Os preços do milho seguem em queda na maior parte das regiões acompanhadas pelo Centro de Estudos Avançados em Economia Aplicada (Cepea), em um cenário marcado pelo aumento da oferta no mercado interno. O avanço da colheita da safra de verão e os elevados estoques de passagem da temporada 2024/25 vêm pressionando as negociações e ampliando a disponibilidade do cereal nos armazéns.
Segundo pesquisadores do Cepea, o movimento de baixa também está relacionado à postura mais cautelosa dos compradores, que enxergam maior facilidade nas negociações e aguardam novas desvalorizações antes de fechar contratos no mercado spot.
Além disso, parte dos vendedores tem demonstrado maior flexibilidade para negociar lotes, principalmente diante da necessidade de liberar espaço nos armazéns para a entrada da nova safra e reforçar o fluxo de caixa neste período de comercialização.

Oferta elevada amplia pressão sobre o mercado
O aumento da disponibilidade de milho ocorre em um momento de intensa movimentação logística no campo, com armazéns recebendo tanto os lotes da safra de verão quanto os estoques remanescentes da temporada anterior.
Esse cenário amplia a pressão sobre os preços e gera maior competitividade entre vendedores em diferentes regiões produtoras do país. Para o mercado, a combinação entre estoques elevados e avanço da colheita mantém o ambiente mais favorável para os compradores.
Mesmo com o movimento de baixa predominando nas negociações, pesquisadores do Cepea destacam que as quedas não foram mais acentuadas devido às preocupações climáticas envolvendo a segunda safra.
Clima ainda preocupa produtores da segunda safra
Em algumas regiões produtoras, a falta de chuvas e as temperaturas elevadas seguem no radar dos agentes do mercado, aumentando a atenção sobre o potencial produtivo das lavouras da segunda safra.
Além disso, previsões de frentes frias voltaram a preocupar produtores e operadores do setor.
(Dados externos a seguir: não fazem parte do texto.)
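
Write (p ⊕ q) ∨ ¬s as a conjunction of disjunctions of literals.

(p ∨ q ∨ ¬s) ∧ (¬p ∨ ¬q ∨ ¬s)

(p ⊕ q) ∨ ¬s
≡ ((p ∨ q) ∧ ¬(p ∧ q)) ∨ ¬s   [expand ⊕]
≡ ((p ∨ q) ∧ (¬p ∨ ¬q)) ∨ ¬s   [De Morgan]
≡ (p ∨ q ∨ ¬s) ∧ (¬p ∨ ¬q ∨ ¬s)   [distribute ∨ over ∧]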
Caso as condições climáticas adversas se confirmem nas próximas semanas, poderá haver impacto no desenvolvimento das plantações.
Atualmente, a Companhia Nacional de Abastecimento (Conab) estima uma produção de 109,11 milhões de toneladas para a segunda safra de milho no Brasil.
O comportamento climático nos próximos meses deverá seguir como um dos principais fatores de influência sobre o mercado, especialmente diante da importância da segunda safra para o abastecimento nacional e para as exportações brasileiras do cereal.